Israeli company NewCO2Fuels – Greenearth’s partner in the project and the developer of the technology – said on Wednesday that the solar testing – in which it ran its proprietary reactor with renewable solar thermal energy for two hours continuously – had successfully dissociated CO2 into carbon and oxygen at a rate of 800 times higher than achieved two and a half years ago.
“We did it. We took a waste gas, derided as the key driver of climate change, and renewable energy from the sun and created a high quality, highly valuable fuel; and we are doing it in a way that is financially viable,” said NewCO2Fuels CEO David Banitt.
“This can be a game changer in the way the world produces clean alternatives to fossil fuels,” Banitt said. “NCF technology can support industry to increase production and improve overall process efficiency. We have great confidence that (the technology) should have a fast market penetration”
NCF’s latest achievement follows its previous proof of the technology, simulating the use of high-temperature industrial waste heat to drive the CO2 dissociation process.
Greenearth managing director Samuel Marks said his company was extremely pleased with the latest test results, which had now revealed two paths to commercialisation of the technology.
“These results are very encouraging and demonstrate two clear paths to market for the same NCF reactor technology, using either excess heat generated in various high-temperature industrial processes, or concentrated solar energy,” Greenearth said in a statement.
Greenearth – which invested in NewCO2Fuels when it was first formed in Israel in 2011 by a group of scientists and entrepreneurs – has had less success with its geothermal plans, which were put on hold in 2013 due to funding troubles.

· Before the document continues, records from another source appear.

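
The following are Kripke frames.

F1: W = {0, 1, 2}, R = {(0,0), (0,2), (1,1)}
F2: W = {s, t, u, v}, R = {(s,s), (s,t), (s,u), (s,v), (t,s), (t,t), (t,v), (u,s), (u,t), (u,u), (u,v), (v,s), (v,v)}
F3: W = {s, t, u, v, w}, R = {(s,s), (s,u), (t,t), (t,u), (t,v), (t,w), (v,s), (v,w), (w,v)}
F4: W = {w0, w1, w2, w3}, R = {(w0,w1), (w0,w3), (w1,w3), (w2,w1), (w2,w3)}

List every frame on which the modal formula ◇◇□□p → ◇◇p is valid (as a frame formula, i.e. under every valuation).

Frame correspondent (Sahlqvist): ∀x ∀y (xR²y → ∃w (yR²w ∧ xR²w)) — i.e. a generalized confluence (Geach) condition.
F1: fails — 0R²2 but no w with 2R²w and 0R²w.
F2: ✓.
F3: fails — sR²u but no w* with uR²w* and sR²w*.
F4: fails — w0R²w3 but no w with w3R²w and w0R²w.
Valid on: F2.

F2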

As we reported in October last year, the company’s planned 12MW geothermal energy project for the city of Geelong was shelved when the Victorian government withdrew its $25 million grant – a near fatal blow, considering Greenearth’s application for funding from the Australian Renewable Energy Agency (ARENA) had previously been rejected.

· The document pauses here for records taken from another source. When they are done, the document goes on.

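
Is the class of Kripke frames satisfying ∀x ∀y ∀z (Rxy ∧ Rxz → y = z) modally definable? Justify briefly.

Definable; ◇r → □r defines it

Yes: it is partial functionality, defined by the CD schema ◇r → □r.
Suppose ◇r→□r is valid. Take Rxy, Rxz and set V(r)={y}. Then ◇r at x, so □r at x, so r at z, i.e. z=y.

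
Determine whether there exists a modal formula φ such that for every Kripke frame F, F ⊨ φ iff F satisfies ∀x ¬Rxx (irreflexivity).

Modal frame validity is preserved under surjective bounded morphisms.
The 3-cycle (worlds a,b,c with a→b→c→a) is irreflexive, and the map sending every world to a single reflexive point • is a surjective bounded morphism (forth: every edge maps to (•,•); back: every world has a successor). So any modal formula valid on the 3-cycle is also valid on the reflexive point, which is not irreflexive.
So no modal formula (or set of formulas) defines exactly the irreflexive frames.

No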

In a statement after the success of the March testing, Greenearth said the system held “great potential” to produce a clean and renewable alternative to fossil fuels using CO2 emitted from industrial processes as its feedstock.
But as Greenearth chairman Rob Annells said back in 2012, the technology also has great potential to allow for increased use of heavy-emitting energy sources – which, at this stage, seems to be the federal government’s basic energy plan – not least of all the “vast brown coal” resource of the Melbourne-based company’s home state, Victoria.